Você é baiano de nascimento. Como Niterói entrou na sua vida?

Nasci em Vitória da Conquista. Fui adotado com 13 dias de nascido e trazido para Niterói. Minha mãe foi atriz e meu avô foi ator, palhaço, cordelista. Meu avô é o Zé Gamela, bem conhecido na cidade. Ele criou o  Teatro do Trabalhador, no Centro. Meu avô era craque em paródias políticas.

Você foi criado em berço artístico, então.

Sim, quando eu era criança dormi muito em coxia de teatro. Minha mãe, Solange Ribeiro, trabalhou com atriz por um tempo. Ela trabalhou em vários lugares e acabou se afastando do palco. Na adolescência ela não estava mais no teatro. Se afastou por conta do casamento, filhos, não sei. Eu tenho duas irmãs. A vida do artista é muito difícil. Poucos conseguem sobreviver só da arte. O importante é que a  família que me adotou salvou minha vida e me trouxe para Niterói. Minha falecida mãe me salvou de várias formas (ela morreu de câncer, em outubro passado). Agradeço a ela até hoje ela ter me encontrado. Era fodona, minha mãe.

Planos para o futuro?

Esse ano ainda farei mais uma exposição  com meus quadros, mas, uma coisa que a pandemia me mostrou é que a gente precisa trabalhar o agora porque o futuro está atrelado ao futuro do Brasil e da minha cidade. Se as coisas ficarem mais complicadas na arte, cultura, ciência, não sei o que vai ser pela frente. Tenho que ter esperança porque sou educador. Arte e educação é a utopia que me faz levantar da cama. Espero levar meu sorriso, meu humor para mais pessoas. Sou um “artivista”. Quando injetamos  arte, tudo fica melhor e vimos como a arte é importante na pandemia.

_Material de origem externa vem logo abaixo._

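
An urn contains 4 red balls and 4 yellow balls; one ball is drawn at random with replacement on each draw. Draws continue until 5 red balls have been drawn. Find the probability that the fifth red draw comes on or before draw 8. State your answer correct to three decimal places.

0.363

Finishing within 8 draws ⇔ at least 5 successes in the first 8. With X ~ Binomial(8, 0.50), P(Y ≤ 8) = 1 − P(X ≤ 4).
  k=0: C(8,0)·0.50^0·0.50^8 = 0.00391
  k=1: C(8,1)·0.50^1·0.50^7 = 0.03125
  k=2: C(8,2)·0.50^2·0.50^6 = 0.10938
  k=3: C(8,3)·0.50^3·0.50^5 = 0.21875
  k=4: C(8,4)·0.50^4·0.50^4 = 0.27344
1 − 0.63672 = 0.36328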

Quais são as cinco principais características de Niterói?

1 – Se chover, a cidade acaba. Isso não condiz com uma cidade que é dita uma das melhores do país. Alaga sempre no mesmo lugar e sempre dizem que a chuva foi mais do que a esperada.

2 – Óbvio que a cidade é violenta, mas aqui ainda é mais tranquilo para viver do que no Rio. Quando acontece qualquer coisa mais violenta, sai em tudo quanto é lugar, ou seja, ainda causa espanto.

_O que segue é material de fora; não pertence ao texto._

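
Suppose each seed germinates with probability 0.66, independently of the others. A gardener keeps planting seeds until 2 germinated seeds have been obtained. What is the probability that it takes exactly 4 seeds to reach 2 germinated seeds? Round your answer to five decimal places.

0.15107

Y = trial on which the second success occurs; negative binomial, r=2, p=0.66.
P(Y=4) = C(3,1) · p^2 · (1−p)^2
= 3 · 0.4356 · 0.1156 = 0.1510661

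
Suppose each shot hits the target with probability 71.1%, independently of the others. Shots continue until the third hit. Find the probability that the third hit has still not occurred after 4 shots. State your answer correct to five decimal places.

0.32895

Needing more than 4 shots ⇔ fewer than 3 successes in the first 4. With X ~ Binomial(4, 0.711), P(Y > 4) = P(X ≤ 2).
  k=0: C(4,0)·0.711^0·0.289^4 = 0.0069758
  k=1: C(4,1)·0.711^1·0.289^3 = 0.0686472
  k=2: C(4,2)·0.711^2·0.289^2 = 0.2533297
P(X ≤ 2) = 0.3289527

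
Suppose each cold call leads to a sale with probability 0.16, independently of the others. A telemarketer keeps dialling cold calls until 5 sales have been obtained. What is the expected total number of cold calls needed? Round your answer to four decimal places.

31.2500

Y = total cold calls until the fifth success; negative binomial with r=5, p=0.16.
E[Y] = r / p = 5 / 0.16 = 31.250000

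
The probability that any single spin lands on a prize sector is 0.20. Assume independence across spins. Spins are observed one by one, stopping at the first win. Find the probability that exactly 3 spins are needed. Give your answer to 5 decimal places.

0.12800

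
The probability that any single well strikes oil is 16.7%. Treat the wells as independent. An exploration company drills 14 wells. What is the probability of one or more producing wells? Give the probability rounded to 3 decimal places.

P(at least one) = 1 − P(none) = 1 − (1 − 0.167)^14
= 1 − 0.07745 = 0.92255

0.923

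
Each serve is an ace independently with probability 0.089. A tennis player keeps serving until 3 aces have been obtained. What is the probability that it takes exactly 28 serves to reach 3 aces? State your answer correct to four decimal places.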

3 – Niterói não é reflexo do Brasil. Dizer “meu país Niterói” faz muito sentido.

4 – Esse trânsito caótico. Não entendo porque não conseguem resolver. Não tem espaço para tanto carro.

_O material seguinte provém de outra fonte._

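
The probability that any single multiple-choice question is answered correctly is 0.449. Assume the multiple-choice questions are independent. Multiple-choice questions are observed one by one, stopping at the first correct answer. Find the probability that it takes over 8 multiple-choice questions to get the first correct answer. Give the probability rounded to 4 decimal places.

0.0085

Y = number of multiple-choice questions to the first success; geometric, p = 0.449.
P(Y > 8) = P(first 8 all fail) = (1−p)^8 = 0.008496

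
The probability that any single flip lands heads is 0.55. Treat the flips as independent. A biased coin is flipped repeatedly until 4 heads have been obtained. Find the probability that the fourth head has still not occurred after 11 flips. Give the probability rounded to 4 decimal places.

0.0610

Needing more than 11 flips ⇔ fewer than 4 successes in the first 11. With X ~ Binomial(11, 0.55), P(Y > 11) = P(X ≤ 3).
  k=0: C(11,0)·0.55^0·0.45^11 = 0.000153
  k=1: C(11,1)·0.55^1·0.45^10 = 0.002060
  k=2: C(11,2)·0.55^2·0.45^9 = 0.012589
  k=3: C(11,3)·0.55^3·0.45^8 = 0.046161
P(X ≤ 3) = 0.060963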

5 – É incrível a quantidade de meninos jovens pretos presos injustamente com base em fotos errôneas em delegacia. Isso é o tempo todo. Sempre tenho que ir na delegacia para soltar algum menino que não tem nada com a história e foi preso. Se a cidade é diferenciada, não dá pra ser racista. Não dá para ter facção nazista na cidade. Falam para mim o tempo todo: não pare de falar porque não tem voz negra o suficiente, você tem que continuar falando. Quanto mais visibilidade eu tiver na arte, meu posicionamento antirracista estará mais forte ao meu lado.

 Qual seu lugar preferido, na cidade?

O por do sol em Itaipu é formidável!